Suddenly, he heard the snap of a twig behind him. He turned around and walked into the fog to kill his enemy once and for all. He saw him drawing closer but his face was hidden by the shadows and mist all around them. When he knew Soren was in reach he decided to act fast. He swiftly drove his knife into his heart, and he heard a piercing scream. He looked down to see the face of the man he hated so dead once and for all, and when the fog finally cleared, Ezra plummeted to the ground.
In his arms, bleeding before him was Varenrose.
Trembling he frantically removed the knife from her chest.
“My love—what have I done?” he cried his fingers covered with her precious blood. He embraced her and saw that her breathing was scarce and he began to weep. “Soren is here—I—I thought you were him, I’m so sorry.” he whispered quivering and groaning. He made sounds that were not human.
“Ezra—“ she spoke her voice weak and wavering. She grabbed his hand and pulled it to her beating heart. “I-I love you. My heart, it still beats for you, even now. See?” she smiled weakly and heaved as more blood escaped her.
“Don’t leave me Varenrose—I can’t lose you.” He sobbed. He kissed her sweet mouth, he knew, for the last time.
“I will never leave you.” She said with a flicker in her eyes. Her breath was a sweet melody of death and it drummed with the final beat of her heart.
Ezra’s tears fell upon her perfect face. She was gone, and as he held her body lifeless in his arms his head fell back in anguish and a deep cry bellowed from his mouth.
Hearing this, Soren had emerged from the trees, and he could not believe what he saw. He crept swiftly behind Ezra and lifted his sword to kill him. But before he had the chance he felt the sting of a blade against his neck and Soren’s head fell to the ground. Clutching Varenrose, Ezra turned to see Aspen standing over Soren with a bloody sword in her hand.
“You’re a damn fool,” said Aspen, “but you saved my life once. I had to save yours.”
Ezra gently laid Varenrose on the forest floor, and stood to hug his sister. Aspen wrapped her arms around her brother’s neck. They both cried.

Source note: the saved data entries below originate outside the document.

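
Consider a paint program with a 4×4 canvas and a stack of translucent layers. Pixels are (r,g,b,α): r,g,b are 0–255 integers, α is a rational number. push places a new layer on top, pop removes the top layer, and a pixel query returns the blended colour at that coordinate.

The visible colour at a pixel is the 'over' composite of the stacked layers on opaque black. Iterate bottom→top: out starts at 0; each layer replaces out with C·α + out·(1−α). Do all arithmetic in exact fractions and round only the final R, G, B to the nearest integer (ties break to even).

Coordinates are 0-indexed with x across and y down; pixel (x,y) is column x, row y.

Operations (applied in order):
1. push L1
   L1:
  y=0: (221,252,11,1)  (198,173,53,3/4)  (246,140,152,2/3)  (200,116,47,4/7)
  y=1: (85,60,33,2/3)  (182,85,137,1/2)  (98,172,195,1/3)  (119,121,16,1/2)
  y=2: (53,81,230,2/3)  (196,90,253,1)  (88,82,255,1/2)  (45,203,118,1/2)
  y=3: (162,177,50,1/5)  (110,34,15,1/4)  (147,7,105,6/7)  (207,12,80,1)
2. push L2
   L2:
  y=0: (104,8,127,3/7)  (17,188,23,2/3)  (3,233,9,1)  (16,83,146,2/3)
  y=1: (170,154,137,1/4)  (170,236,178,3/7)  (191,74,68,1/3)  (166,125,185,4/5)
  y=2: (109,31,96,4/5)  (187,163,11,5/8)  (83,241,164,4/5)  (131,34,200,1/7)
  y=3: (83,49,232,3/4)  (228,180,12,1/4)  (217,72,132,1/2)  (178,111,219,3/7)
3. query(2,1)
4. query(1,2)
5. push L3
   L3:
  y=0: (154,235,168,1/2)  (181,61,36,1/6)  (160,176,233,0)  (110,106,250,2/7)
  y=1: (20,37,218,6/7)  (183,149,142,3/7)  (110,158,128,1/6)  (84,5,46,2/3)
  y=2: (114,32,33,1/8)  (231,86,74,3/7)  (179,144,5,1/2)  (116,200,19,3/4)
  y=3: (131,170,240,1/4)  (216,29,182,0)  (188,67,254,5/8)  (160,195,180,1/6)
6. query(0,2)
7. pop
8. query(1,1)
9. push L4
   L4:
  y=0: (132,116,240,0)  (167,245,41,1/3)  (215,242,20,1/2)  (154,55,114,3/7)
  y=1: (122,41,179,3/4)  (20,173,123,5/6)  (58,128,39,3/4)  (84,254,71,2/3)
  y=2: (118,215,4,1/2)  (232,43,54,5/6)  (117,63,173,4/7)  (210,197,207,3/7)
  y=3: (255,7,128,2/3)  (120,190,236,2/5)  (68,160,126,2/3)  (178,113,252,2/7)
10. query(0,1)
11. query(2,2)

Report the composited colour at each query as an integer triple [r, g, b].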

That night Ezra and Aspen carried Varenrose to the meadow by the murmuring creek bed. They dressed her in a gown that was spun by their mother in golden fibers that made her body glimmer in the night. That is always what she had been; a light piercing through the darkness. They buried her in the earth with Luna’s heart that Ezra had kept since the night of her death, and waited to see if their mother would help them. They waited the whole night through, and nothing happened. Varenrose remained still. As the sun rose Aspen sang “The Parting Glass” over the beautiful girl with white roses in her hair that lay in the sweet sepulcher. When the glory of the dawn spilled across the sky, Ezra swore that he could hear her whispering to him in the morning wind.
A week later, Ezra arose one morning to visit his lost lover’s grave. He walked towards the meadow, and when he reached her grave, he saw that wild roses had sprouted where she had been buried deep within the earth.
“That is just like her,” Ezra said with a smile, “to create beauty in such a tragedy.”
“Hello Ezra.” A sweet voice reached his ears.
He turned and beheld Varenrose in the golden splendor of the sun shining on her gown, and the white halo of roses that crowned her head.